Several methods have been proposed to quantify FDG uptake with SUVmax being the most widely used even if affected by several limitations. Motion related to cardiac and respiratory cycles deteriorates the spatial resolution of PET, increasing the partial-volume effect. While cardiac gating has been proposed as a solution to overcome this undesirable phenomenon, issues related to the respiratory cycle are more challenging and cannot be easily addressed with gating approaches [23]. Most of these difficulties can be overcome by measurement of global tracer accumulation in organs or structures. Global activity has been extensively tested in several studies and allows detection of evidence of disease when regional information is of limited value [24, 25]. Previous experiences have demonstrated the superiority of quantitative parameters taking into account the extension of inflammation in terms of volume of lesion showing abnormal FDG uptake and/or product of SUV and lesion volume compared to SUVmax that considers only the point of highest FDG uptake [26]. Our findings confirm the accuracy and reproducibility of the quantitative approach and its superiority to standard calculation of SUVmax and SUVmean as a predictor of treatment response and, most importantly, as predictor of long-term clinical outcomes.

Study limitations

This was a retrospective observational study summarizing a single-center experience with CA in patients with CS and recurrent VT. The main limitation of this study is the relatively small sample size despite being one the largest reported considering the rare nature of this condition. Moreover, the study included only patients with VT and different stages of the disease which may limit the generalizability of the results to patients with non-arrhythmic manifestations of cardiac sarcoidosis. In addition, since patients underwent CA, it is possible that CA influence the good outcome in patients with an improvement in imaging. Finally, a standardized approach to quantify myocardial inflammation and response to treatment does not exist and none of our patients underwent a cardiac biopsy at baseline and/or during follow-up. As such, our results could not be compared against a gold standard methodology.
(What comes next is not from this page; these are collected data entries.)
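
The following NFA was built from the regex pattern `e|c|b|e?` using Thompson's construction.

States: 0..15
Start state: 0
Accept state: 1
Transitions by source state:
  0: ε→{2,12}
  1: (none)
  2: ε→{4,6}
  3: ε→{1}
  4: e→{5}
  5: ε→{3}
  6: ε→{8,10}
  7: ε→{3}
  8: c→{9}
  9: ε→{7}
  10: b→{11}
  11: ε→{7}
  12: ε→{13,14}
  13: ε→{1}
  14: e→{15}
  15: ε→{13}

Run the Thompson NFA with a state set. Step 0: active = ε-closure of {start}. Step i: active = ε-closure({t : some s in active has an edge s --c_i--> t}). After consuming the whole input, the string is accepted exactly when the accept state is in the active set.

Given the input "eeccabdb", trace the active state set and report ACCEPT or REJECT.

S₀ = ε-closure({0}) = {0,1,2,4,6,8,10,12,13,14}
'e' @ 1: {1,3,5,13,15}  [accepting]
'e' @ 2: {}  — no active states
rest 'ccabdb' ignored (set empty)
after full input: {}  (accept=1 not in)

Answer: REJECT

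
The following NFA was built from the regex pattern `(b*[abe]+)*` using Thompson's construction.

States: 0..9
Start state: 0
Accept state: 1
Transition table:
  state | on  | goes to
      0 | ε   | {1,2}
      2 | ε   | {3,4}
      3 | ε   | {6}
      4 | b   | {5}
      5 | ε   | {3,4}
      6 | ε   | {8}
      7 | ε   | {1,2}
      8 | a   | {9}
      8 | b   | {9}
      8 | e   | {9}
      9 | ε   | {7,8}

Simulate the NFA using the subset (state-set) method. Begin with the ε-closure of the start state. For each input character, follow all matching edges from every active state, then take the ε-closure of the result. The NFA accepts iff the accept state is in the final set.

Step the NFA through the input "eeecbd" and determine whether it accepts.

Answer: REJECT

Derivation:
initial (ε-close {0}): {0,1,2,3,4,6,8}
'e' @ 1: {1,2,3,4,6,7,8,9}  [accepting]
'e' @ 2: {1,2,3,4,6,7,8,9}  [accepting]
'e' @ 3: {1,2,3,4,6,7,8,9}  [accepting]
'c' @ 4: {}  — dead — no transitions
rest 'bd' ignored (set empty)
final: {}; accept 1 not in set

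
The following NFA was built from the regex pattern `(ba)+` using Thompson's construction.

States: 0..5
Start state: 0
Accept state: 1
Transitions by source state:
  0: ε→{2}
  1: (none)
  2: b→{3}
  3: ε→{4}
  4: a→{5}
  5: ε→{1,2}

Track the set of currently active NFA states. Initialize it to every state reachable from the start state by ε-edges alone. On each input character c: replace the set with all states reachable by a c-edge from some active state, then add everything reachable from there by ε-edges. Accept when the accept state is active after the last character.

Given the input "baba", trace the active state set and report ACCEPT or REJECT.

start: ε-closure({0}) = {0,2}
'b' @ 1: {3,4}
'a' @ 2: {1,2,5}  [accepting]
'b' @ 3: {3,4}
'a' @ 4: {1,2,5}  [accepting]
end set {1,2,5} — state 1 in

Answer: ACCEPT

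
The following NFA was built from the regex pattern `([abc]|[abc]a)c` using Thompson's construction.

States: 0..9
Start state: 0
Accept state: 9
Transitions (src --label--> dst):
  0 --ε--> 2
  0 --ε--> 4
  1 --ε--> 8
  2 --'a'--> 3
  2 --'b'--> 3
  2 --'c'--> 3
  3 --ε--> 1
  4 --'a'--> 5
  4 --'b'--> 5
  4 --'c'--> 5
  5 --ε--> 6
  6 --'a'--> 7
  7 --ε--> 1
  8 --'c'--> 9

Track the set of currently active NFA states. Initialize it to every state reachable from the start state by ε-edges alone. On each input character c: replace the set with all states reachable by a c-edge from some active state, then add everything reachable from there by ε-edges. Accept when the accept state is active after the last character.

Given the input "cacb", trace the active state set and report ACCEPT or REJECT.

Answer: REJECT

Trace:
start: ε-closure({0}) = {0,2,4}
'c' @ 1: {1,3,5,6,8}
'a' @ 2: {1,7,8}
'c' @ 3: {9}  [accepting]
'b' @ 4: {}  — no active states
final: {}; accept 9 not in set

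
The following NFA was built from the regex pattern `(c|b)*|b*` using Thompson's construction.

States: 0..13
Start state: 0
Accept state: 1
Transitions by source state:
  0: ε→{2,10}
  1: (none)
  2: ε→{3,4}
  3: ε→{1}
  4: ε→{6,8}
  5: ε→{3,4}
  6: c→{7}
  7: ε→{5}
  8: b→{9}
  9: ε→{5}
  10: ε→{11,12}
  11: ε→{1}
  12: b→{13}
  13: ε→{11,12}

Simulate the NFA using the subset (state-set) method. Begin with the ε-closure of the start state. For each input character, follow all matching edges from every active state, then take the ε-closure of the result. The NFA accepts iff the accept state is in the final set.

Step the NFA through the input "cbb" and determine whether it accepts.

Answer: ACCEPT

Steps:
initial (ε-close {0}): {0,1,2,3,4,6,8,10,11,12}
'c' @ 1: {1,3,4,5,6,7,8}  ✓accept
'b' @ 2: {1,3,4,5,6,8,9}  ✓accept
'b' @ 3: {1,3,4,5,6,8,9}  ✓accept
final: {1,3,4,5,6,8,9}; accept 1 in set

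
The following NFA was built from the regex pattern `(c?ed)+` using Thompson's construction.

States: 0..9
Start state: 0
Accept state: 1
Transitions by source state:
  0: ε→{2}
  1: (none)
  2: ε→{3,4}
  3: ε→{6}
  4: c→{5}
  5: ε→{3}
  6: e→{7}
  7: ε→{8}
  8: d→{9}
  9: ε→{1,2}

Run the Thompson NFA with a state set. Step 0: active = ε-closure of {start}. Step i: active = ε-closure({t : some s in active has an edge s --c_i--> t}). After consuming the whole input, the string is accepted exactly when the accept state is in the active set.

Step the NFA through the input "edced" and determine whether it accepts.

initial (ε-close {0}): {0,2,3,4,6}
'e' @ 1: {7,8}
'd' @ 2: {1,2,3,4,6,9}  [accepting]
'c' @ 3: {3,5,6}
'e' @ 4: {7,8}
'd' @ 5: {1,2,3,4,6,9}  [accepting]
end set {1,2,3,4,6,9} — state 1 in

Answer: ACCEPT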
The choice for the specific approach (i.e. the decision to perform a PET/CT scan before the procedure as well as the decision to repeat it and its timing) was not standardized. Therefore, as expected, we are reporting the results from a multiyear study which evolved due to the growing experience in the management of this rare condition and the publication in 2014 of the first consensus statement on the diagnosis and management of arrhythmias associated with cardiac sarcoidosis by the HRS [10]. As such, all patients underwent a PET/CT scan within 1 week prior to the ablation procedure. Thereafter, patients with positive FDG uptake underwent a repeat study within 3–6 months after the procedure. All patients received immunosuppressive therapy between the two PET/CT studies. The decision to repeat a PET/CT study in patients with a baseline negative scan or to additional repeat PET/CT studies in patients who showed improvement after initial immunosuppressive therapy was mostly driven by the need to exclude disease reactivation as a cause of worsening clinical conditions (i.e. recurrent arrhythmia, new onset/worsening of heart failure). These considerations as well as the long follow-up period (median 35 months) explain the wide range in the number of serial PET/CT scans we performed in each patient.

Conclusions

This is the first systematic report analyzing the prognostic role of serial quantitative FDG-PET analysis in patients with CS presenting with VT and undergoing CA. Our results confirm that changes in quantitative parameters like LMA correlate with disease progression and can accurately and reproducibly identify patients at high risk of cardiovascular events like VT recurrence, worsening of systolic dysfunction, hospitalizations for heart failure and death or transplant. Consequently, serial quantitative FDG-PET analysis may guide immunosuppressive therapy and help to identify a high-risk sub-group of patients that may benefit from early referral to more advanced therapies such as CA and/or advanced heart failure management/evaluation for heart transplant.